Abstract
Background
The survival benefit of re-resection for glioblastoma (GBM) remains controversial, owing to the immortal time bias inadequately considered in many studies where re-resection was treated as a fixed, rather than time-dependent factor. Using the Surveillance, Epidemiology, and End Results-Medicare (SEER-Medicare) database, we assessed treatment patterns for older adults and evaluated the association between re-resection and overall survival (OS), accounting for timing of re-resection.
Methods
This retrospective cohort study included elderly patients (age≥66) in the SEER-Medicare linked database diagnosed with GBM between 2006 and 2015 who underwent initial resection.
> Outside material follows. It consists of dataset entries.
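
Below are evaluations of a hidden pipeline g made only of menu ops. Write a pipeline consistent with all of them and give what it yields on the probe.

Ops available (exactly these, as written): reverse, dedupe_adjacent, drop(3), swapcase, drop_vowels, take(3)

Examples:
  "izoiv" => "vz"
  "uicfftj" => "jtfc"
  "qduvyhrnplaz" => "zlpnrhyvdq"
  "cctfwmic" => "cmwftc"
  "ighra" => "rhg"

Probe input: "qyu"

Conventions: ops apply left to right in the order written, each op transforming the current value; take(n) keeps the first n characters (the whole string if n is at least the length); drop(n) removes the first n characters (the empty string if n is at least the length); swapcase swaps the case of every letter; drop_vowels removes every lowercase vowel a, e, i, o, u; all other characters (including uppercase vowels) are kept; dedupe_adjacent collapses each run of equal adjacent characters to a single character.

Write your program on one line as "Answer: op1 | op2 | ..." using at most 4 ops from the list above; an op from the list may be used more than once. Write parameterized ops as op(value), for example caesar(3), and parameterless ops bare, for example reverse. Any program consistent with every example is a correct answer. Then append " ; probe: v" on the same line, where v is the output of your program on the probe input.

reverse | dedupe_adjacent | drop_vowels ; probe: "yq"

Check, running the answer program on each example:
  "izoiv" -> "viozi" -> "viozi" -> "vz"
  "uicfftj" -> "jtffciu" -> "jtfciu" -> "jtfc"
  "qduvyhrnplaz" -> "zalpnrhyvudq" -> "zalpnrhyvudq" -> "zlpnrhyvdq"
  "cctfwmic" -> "cimwftcc" -> "cimwftc" -> "cmwftc"
  "ighra" -> "arhgi" -> "arhgi" -> "rhg"
  probe: "qyu" -> "uyq" -> "uyq" -> "yq"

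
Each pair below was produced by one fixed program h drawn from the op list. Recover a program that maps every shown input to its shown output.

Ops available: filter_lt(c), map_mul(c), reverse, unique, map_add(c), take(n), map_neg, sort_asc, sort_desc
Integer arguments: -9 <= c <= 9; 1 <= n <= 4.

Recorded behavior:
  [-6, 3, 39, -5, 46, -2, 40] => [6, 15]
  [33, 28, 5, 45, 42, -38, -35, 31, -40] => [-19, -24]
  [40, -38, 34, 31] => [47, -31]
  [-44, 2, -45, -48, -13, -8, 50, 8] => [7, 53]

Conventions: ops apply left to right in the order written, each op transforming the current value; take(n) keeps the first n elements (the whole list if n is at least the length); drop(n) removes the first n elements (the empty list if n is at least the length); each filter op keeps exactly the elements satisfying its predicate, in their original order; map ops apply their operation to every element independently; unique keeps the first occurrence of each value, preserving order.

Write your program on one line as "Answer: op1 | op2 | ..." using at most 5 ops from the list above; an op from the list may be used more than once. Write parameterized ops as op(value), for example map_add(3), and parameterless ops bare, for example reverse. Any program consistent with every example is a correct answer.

map_add(-9) | map_neg | take(2) | reverse

Check, running the answer program on each example:
  [-6, 3, 39, -5, 46, -2, 40] -> [-15, -6, 30, -14, 37, -11, 31] -> [15, 6, -30, 14, -37, 11, -31] -> [15, 6] -> [6, 15]
  [33, 28, 5, 45, 42, -38, -35, 31, -40] -> [24, 19, -4, 36, 33, -47, -44, 22, -49] -> [-24, -19, 4, -36, -33, 47, 44, -22, 49] -> [-24, -19] -> [-19, -24]
  [40, -38, 34, 31] -> [31, -47, 25, 22] -> [-31, 47, -25, -22] -> [-31, 47] -> [47, -31]
  [-44, 2, -45, -48, -13, -8, 50, 8] -> [-53, -7, -54, -57, -22, -17, 41, -1] -> [53, 7, 54, 57, 22, 17, -41, 1] -> [53, 7] -> [7, 53]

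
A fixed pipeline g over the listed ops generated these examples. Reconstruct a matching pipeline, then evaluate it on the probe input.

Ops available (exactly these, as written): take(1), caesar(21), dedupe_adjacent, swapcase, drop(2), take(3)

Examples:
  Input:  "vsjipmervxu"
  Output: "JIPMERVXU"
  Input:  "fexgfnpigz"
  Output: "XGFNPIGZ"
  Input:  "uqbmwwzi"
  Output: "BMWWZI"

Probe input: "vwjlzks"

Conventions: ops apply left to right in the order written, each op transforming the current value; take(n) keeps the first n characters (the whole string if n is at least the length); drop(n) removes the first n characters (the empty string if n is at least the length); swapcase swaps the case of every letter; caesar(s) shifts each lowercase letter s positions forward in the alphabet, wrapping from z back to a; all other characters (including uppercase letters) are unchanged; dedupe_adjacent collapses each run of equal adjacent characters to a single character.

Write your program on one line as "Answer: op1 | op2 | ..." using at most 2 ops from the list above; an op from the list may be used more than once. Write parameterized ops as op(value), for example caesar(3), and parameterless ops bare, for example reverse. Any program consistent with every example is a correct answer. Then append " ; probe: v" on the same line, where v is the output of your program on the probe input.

swapcase | drop(2) ; probe: "JLZKS"

Check, running the answer program on each example:
  "vsjipmervxu" -> "VSJIPMERVXU" -> "JIPMERVXU"
  "fexgfnpigz" -> "FEXGFNPIGZ" -> "XGFNPIGZ"
  "uqbmwwzi" -> "UQBMWWZI" -> "BMWWZI"
  probe: "vwjlzks" -> "VWJLZKS" -> "JLZKS"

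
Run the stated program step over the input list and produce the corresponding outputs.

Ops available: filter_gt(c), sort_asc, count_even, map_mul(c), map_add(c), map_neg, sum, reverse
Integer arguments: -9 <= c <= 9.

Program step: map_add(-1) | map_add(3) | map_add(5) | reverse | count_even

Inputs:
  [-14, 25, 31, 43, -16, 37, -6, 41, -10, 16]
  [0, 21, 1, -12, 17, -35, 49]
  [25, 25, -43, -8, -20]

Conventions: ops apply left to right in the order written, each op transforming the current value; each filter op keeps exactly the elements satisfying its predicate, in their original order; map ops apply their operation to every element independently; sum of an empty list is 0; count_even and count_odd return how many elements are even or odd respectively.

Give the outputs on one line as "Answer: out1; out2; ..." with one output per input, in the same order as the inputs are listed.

5; 5; 3

Execution, op by op:
  [-14, 25, 31, 43, -16, 37, -6, 41, -10, 16] -> [-15, 24, 30, 42, -17, 36, -7, 40, -11, 15] -> [-12, 27, 33, 45, -14, 39, -4, 43, -8, 18] -> [-7, 32, 38, 50, -9, 44, 1, 48, -3, 23] -> [23, -3, 48, 1, 44, -9, 50, 38, 32, -7] -> 5
  [0, 21, 1, -12, 17, -35, 49] -> [-1, 20, 0, -13, 16, -36, 48] -> [2, 23, 3, -10, 19, -33, 51] -> [7, 28, 8, -5, 24, -28, 56] -> [56, -28, 24, -5, 8, 28, 7] -> 5
  [25, 25, -43, -8, -20] -> [24, 24, -44, -9, -21] -> [27, 27, -41, -6, -18] -> [32, 32, -36, -1, -13] -> [-13, -1, -36, 32, 32] -> 3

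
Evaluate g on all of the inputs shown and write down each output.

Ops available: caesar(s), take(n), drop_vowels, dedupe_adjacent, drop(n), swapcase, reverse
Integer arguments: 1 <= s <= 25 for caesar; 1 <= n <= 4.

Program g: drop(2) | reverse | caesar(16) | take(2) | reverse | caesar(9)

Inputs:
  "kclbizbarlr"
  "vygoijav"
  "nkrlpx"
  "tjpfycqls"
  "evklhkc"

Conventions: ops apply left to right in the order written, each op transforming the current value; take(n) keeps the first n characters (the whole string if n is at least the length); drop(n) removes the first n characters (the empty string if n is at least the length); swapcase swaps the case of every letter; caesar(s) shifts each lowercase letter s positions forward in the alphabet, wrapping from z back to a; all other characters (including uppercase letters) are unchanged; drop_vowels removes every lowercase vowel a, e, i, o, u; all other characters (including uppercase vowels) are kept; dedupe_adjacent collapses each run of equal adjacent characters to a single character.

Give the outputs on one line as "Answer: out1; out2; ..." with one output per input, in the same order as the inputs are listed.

Execution, op by op:
  "kclbizbarlr" -> "lbizbarlr" -> "rlrabzibl" -> "hbhqrpyrb" -> "hb" -> "bh" -> "kq"
  "vygoijav" -> "goijav" -> "vajiog" -> "lqzyew" -> "lq" -> "ql" -> "zu"
  "nkrlpx" -> "rlpx" -> "xplr" -> "nfbh" -> "nf" -> "fn" -> "ow"
  "tjpfycqls" -> "pfycqls" -> "slqcyfp" -> "ibgsovf" -> "ib" -> "bi" -> "kr"
  "evklhkc" -> "klhkc" -> "ckhlk" -> "saxba" -> "sa" -> "as" -> "jb"

"kq"; "zu"; "ow"; "kr"; "jb"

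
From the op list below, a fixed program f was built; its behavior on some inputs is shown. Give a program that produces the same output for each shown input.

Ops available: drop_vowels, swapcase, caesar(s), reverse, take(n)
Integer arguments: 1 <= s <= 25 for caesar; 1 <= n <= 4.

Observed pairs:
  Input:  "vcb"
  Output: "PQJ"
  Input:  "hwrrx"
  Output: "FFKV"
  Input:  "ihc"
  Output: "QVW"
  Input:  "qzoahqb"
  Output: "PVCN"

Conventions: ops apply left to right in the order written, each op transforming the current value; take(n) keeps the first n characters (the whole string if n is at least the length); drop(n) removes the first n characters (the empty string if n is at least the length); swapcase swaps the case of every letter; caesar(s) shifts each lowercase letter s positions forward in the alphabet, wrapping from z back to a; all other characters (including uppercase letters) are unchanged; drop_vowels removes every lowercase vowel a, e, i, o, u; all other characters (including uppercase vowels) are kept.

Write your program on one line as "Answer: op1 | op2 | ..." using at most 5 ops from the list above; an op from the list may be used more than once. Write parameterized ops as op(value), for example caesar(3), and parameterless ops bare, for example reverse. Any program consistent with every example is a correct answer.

caesar(14) | drop_vowels | swapcase | take(4) | reverse

Check, running the answer program on each example:
  "vcb" -> "jqp" -> "jqp" -> "JQP" -> "JQP" -> "PQJ"
  "hwrrx" -> "vkffl" -> "vkffl" -> "VKFFL" -> "VKFF" -> "FFKV"
  "ihc" -> "wvq" -> "wvq" -> "WVQ" -> "WVQ" -> "QVW"
  "qzoahqb" -> "encovep" -> "ncvp" -> "NCVP" -> "NCVP" -> "PVCN"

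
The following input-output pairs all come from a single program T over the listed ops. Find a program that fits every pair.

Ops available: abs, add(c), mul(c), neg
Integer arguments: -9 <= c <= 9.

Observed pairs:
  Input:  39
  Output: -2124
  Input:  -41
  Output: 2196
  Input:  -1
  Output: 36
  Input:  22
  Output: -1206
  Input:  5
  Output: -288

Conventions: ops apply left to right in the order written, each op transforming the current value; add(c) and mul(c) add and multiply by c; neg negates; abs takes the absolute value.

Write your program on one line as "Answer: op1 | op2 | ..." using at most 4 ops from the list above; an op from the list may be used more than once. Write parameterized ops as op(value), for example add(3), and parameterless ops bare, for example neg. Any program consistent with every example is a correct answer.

mul(9) | add(3) | mul(6) | neg

Check, running the answer program on each example:
  39 -> 351 -> 354 -> 2124 -> -2124
  -41 -> -369 -> -366 -> -2196 -> 2196
  -1 -> -9 -> -6 -> -36 -> 36
  22 -> 198 -> 201 -> 1206 -> -1206
  5 -> 45 -> 48 -> 288 -> -288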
Time-dependent Cox regression was used to assess the association between re-resection and OS, controlling for age, gender, race, poverty level, geographic region, marital status, comorbidities, receipt of radiation+temozolomide, and surgical complications.
Results
Our analysis included 3,604 patients with median age 74 (range: 66-96); 54% were men and 94% were white. After initial resection, 44% received radiation+temozolomide and these patients had a lower hazard of death (HR: 0.28, 95%CI: 0.26-0.31, p<0.001). In total, 9.5% (n=343) underwent re-resection. In multivariable analyses, no survival benefit was seen for patients who underwent re-resection (HR: 1.12, 95%CI: 0.99-1.27, p=0.07).
Conclusions
Re-resection rates were low among elderly GBM patients and no survival advantage was observed for patients who underwent re-resection. However, patients who received standard of care at initial diagnosis had a lower risk of death. Older adults benefit from receiving radiation+temozolomide after initial resection, and future studies should assess the relationship between re-resection and OS taking time of re-resection into account.